A current patient was in the 97% percentile for heart attack risk. This patient’s risk isn’t related to total cholesterol or high LDL cholesterol. The risk was present because this patient had a very high number of small lipid particle size that are known to oxidize in the arteries and increase atherosclerosis and the triglyceride to HDL ratio was above 6.0. The doctor wanted to put this patient on a statin and that was about it. This patient didn’t have any weight to lose, so a statin had to be the answer. This patient had gone on and off statins for decades and each time without seeing much, if any, recovery in cholesterol or the risk profile.

We worked together closely for four months and instituted an intense approach to diet, lifestyle and supplement therapy. Within four months EVERY number on this patient’s comprehensive lipid cholesterol test was within range. This patient no longer was in a risk category for heart attack.

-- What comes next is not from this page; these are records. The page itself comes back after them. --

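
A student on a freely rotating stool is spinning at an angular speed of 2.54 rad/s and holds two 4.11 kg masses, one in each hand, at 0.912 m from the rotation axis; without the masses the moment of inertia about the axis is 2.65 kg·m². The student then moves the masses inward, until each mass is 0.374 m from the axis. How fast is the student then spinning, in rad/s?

With no external torque about the axis, L is conserved: I₁ω₁ = I₂ω₂.
I₁ = 2.65 + 2(4.11)(0.912)² = 9.487 kg·m²; I₂ = 2.65 + 2(4.11)(0.374)² = 3.800 kg·m².
ω₂ = I₁ω₁ / I₂ = (9.487)(2.54 rad/s) / (3.800) = 6.342 rad/s.

ω₂ ≈ 6.34 rad/s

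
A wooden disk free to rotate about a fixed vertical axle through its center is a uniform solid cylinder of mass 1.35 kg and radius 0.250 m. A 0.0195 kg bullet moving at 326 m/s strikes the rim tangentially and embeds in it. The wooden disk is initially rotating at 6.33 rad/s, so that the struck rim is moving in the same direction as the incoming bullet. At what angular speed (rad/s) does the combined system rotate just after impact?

|ω_f| ≈ 42.8 rad/s

About the axle the impulsive forces during the collision are internal, so angular momentum about that axis is conserved.
I_p = ½(1.35)(0.250)² = 0.04219 kg·m². Taking the sense of the bullet's angular momentum as positive, L_{bullet} = m v R = (0.0195)(326)(0.250) = 1.589 kg·m²/s.
L_i = +I_p ω_p + m v R = +(0.04219)(6.33) + 1.589 = 1.856 kg·m²/s.
After sticking, I_f = I_p + m R² = 0.04219 + (0.0195)(0.250)² = 0.04341 kg·m².
ω_f = L_i / I_f = 1.856 / 0.04341 = 42.77 rad/s.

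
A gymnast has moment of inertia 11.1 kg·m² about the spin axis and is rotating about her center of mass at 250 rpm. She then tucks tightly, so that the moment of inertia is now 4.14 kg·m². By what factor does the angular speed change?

No external torque acts about the spin axis, so angular momentum is conserved.
ω₂/ω₁ = I₁/I₂ = 11.10 / 4.140 = 2.681.

ω₂/ω₁ ≈ 2.68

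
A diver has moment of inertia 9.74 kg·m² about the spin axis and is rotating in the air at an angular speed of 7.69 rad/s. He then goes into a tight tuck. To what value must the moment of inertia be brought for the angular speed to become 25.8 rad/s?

No external torque acts about the spin axis, so angular momentum is conserved.
I₂ = I₁ω₁ / ω₂ = (9.74)(7.69) / (25.8) = 2.903 kg·m².

I₂ ≈ 2.90 kg·m²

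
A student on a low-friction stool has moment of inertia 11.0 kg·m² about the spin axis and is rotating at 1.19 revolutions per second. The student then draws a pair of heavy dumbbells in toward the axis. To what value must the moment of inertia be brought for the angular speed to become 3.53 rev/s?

I₂ ≈ 3.71 kg·m²

No external torque acts about the spin axis, so angular momentum is conserved.
I₂ = I₁ω₁ / ω₂ = (11.0)(1.19) / (3.53) = 3.708 kg·m².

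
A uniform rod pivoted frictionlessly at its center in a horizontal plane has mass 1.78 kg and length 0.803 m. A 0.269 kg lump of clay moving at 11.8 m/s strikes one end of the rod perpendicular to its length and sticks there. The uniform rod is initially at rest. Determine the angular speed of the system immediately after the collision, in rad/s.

The axle reaction passes through the pivot and exerts no torque about it; angular momentum about the pivot is conserved through the impact.
I_p = (1/12)(1.78)(0.803)² = 0.09565 kg·m². Taking the sense of the lump of clay's angular momentum as positive, L_{lump} = m v R = (0.269)(11.8)(0.803/2) = 1.274 kg·m²/s.
L_i = 0 + 1.274 = 1.274 kg·m²/s.
After sticking, I_f = I_p + m R² = 0.09565 + (0.269)(0.803/2)² = 0.1390 kg·m².
ω_f = L_i / I_f = 1.274 / 0.1390 = 9.168 rad/s.

|ω_f| ≈ 9.17 rad/s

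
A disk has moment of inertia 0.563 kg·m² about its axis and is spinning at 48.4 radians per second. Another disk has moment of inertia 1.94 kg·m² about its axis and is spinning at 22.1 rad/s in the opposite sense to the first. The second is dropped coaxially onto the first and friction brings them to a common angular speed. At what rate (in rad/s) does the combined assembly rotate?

|ω_f| ≈ 6.24 rad/s

No external torque acts about the common axis, so total angular momentum is conserved.
Taking A's sense as positive: L = (0.5630)(48.4) − (1.940)(22.1) = -15.62 kg·m²·rad/s.
Combined I = 0.5630 + 1.940 = 2.503 kg·m².
ω_f = L / I = -15.62 / 2.503 = -6.242 rad/s.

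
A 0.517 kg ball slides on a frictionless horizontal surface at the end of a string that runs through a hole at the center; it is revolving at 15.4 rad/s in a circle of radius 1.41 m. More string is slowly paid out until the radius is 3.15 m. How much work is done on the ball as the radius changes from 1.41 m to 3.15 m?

W ≈ -97.5 J

No torque about the axis ⇒ m r₁² ω₁ = m r₂² ω₂.
ω₂ = ω₁ (r₁/r₂)² = (15.4)(1.41/3.15)² = 3.086 rad/s.
W = ΔKE = ½m(v₂² − v₁²) = -97.46 J.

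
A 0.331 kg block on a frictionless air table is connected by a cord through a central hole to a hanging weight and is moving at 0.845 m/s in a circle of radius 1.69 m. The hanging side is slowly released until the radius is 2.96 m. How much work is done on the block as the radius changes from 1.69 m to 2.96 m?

W ≈ -0.0796 J

The only horizontal force on the mass is along the cord (radial), so it exerts no torque about the hole and angular momentum m v r is conserved.
v₂ = v₁ r₁ / r₂ = (0.845)(1.69) / (2.96) = 0.4824 m/s.
W = ΔKE = ½m(v₂² − v₁²) = -0.07965 J.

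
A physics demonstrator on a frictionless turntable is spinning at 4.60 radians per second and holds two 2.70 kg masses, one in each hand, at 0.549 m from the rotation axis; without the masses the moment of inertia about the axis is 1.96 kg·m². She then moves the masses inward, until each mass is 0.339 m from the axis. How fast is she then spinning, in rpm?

With no external torque about the axis, L is conserved: I₁ω₁ = I₂ω₂.
I₁ = 1.96 + 2(2.70)(0.549)² = 3.588 kg·m²; I₂ = 1.96 + 2(2.70)(0.339)² = 2.581 kg·m².
ω₂ = I₁ω₁ / I₂ = (3.588)(4.60 rad/s) / (2.581) = 6.395 rad/s = 61.07 rpm.

ω₂ ≈ 61.1 rpm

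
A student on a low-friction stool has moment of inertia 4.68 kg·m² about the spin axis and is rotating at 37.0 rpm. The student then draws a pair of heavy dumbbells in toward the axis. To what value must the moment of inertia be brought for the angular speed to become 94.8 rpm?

I₂ ≈ 1.83 kg·m²

With no external torque about the axis, L is conserved: I₁ω₁ = I₂ω₂.
I₂ = I₁ω₁ / ω₂ = (4.68)(37.0) / (94.8) = 1.827 kg·m².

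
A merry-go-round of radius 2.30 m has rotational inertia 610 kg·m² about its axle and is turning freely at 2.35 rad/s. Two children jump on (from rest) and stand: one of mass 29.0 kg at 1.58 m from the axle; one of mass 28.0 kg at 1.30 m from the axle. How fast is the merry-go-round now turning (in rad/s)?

ω_f ≈ 1.96 rad/s

No external torque acts about the axle; L_before = L_after.
Added inertia Σmr² = (29.0)(1.58)² + (28.0)(1.30)² = 119.7 kg·m²; I_f = 610.0 + 119.7 = 729.7 kg·m².
ω_f = I_p ω_i / I_f = (610.0)(2.35) / 729.7 = 1.964 rad/s.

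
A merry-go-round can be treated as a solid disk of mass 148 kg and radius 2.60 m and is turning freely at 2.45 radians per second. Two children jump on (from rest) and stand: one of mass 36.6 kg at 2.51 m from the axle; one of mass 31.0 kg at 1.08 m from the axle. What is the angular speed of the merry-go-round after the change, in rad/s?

No external torque acts about the axle; L_before = L_after.
I_p = ½(148)(2.60)² = 500.2 kg·m².
Added inertia Σmr² = (36.6)(2.51)² + (31.0)(1.08)² = 266.7 kg·m²; I_f = 500.2 + 266.7 = 767.0 kg·m².
ω_f = I_p ω_i / I_f = (500.2)(2.45) / 767.0 = 1.598 rad/s.

ω_f ≈ 1.60 rad/s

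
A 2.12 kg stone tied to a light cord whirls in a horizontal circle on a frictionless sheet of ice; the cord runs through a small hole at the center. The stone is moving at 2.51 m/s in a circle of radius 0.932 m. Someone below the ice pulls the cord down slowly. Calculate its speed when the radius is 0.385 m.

The only horizontal force on the mass is along the cord (radial), so it exerts no torque about the hole and angular momentum m v r is conserved.
v₂ = v₁ r₁ / r₂ = (2.51)(0.932) / (0.385) = 6.076 m/s.

v₂ ≈ 6.08 m/s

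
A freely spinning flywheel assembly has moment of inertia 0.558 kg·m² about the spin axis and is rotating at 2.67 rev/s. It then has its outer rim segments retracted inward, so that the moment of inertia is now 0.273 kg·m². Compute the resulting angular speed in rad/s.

With no external torque about the axis, L is conserved: I₁ω₁ = I₂ω₂.
ω₂ = I₁ω₁ / I₂ = (0.5580)(2.67 rev/s) / (0.2730) = 5.457 rev/s = 34.29 rad/s.

ω₂ ≈ 34.3 rad/s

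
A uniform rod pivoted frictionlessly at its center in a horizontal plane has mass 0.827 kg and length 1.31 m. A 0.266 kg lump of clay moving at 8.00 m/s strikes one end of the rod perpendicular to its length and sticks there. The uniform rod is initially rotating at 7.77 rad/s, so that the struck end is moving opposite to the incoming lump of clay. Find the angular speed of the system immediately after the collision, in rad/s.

|ω_f| ≈ 2.04 rad/s

About the pivot the impulsive forces during the collision are internal, so angular momentum about that axis is conserved.
I_p = (1/12)(0.827)(1.31)² = 0.1183 kg·m². Taking the sense of the lump of clay's angular momentum as positive, L_{lump} = m v R = (0.266)(8.00)(1.31/2) = 1.394 kg·m²/s.
L_i = −I_p ω_p + m v R = −(0.1183)(7.77) + 1.394 = 0.4749 kg·m²/s.
After sticking, I_f = I_p + m R² = 0.1183 + (0.266)(1.31/2)² = 0.2324 kg·m².
ω_f = L_i / I_f = 0.4749 / 0.2324 = 2.044 rad/s.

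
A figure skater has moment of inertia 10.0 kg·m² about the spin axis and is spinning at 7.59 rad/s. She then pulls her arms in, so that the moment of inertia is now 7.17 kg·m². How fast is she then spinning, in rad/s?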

This patient didn’t have any weight to lose. The numbers didn’t recover because this patient dropped weight. In fact, this patient didn’t drop any weight. We simply addressed the underlying reasons that cholesterol is high in the first place: inflammation, oxidative stress and/ or an autoimmune condition.

A statin isn’t the answer. Heart disease is NOT strongly inked to high cholesterol and there are too made side effects that may have a negative impact on your health. Figuring out the underlying cause and addressing it always the best approach.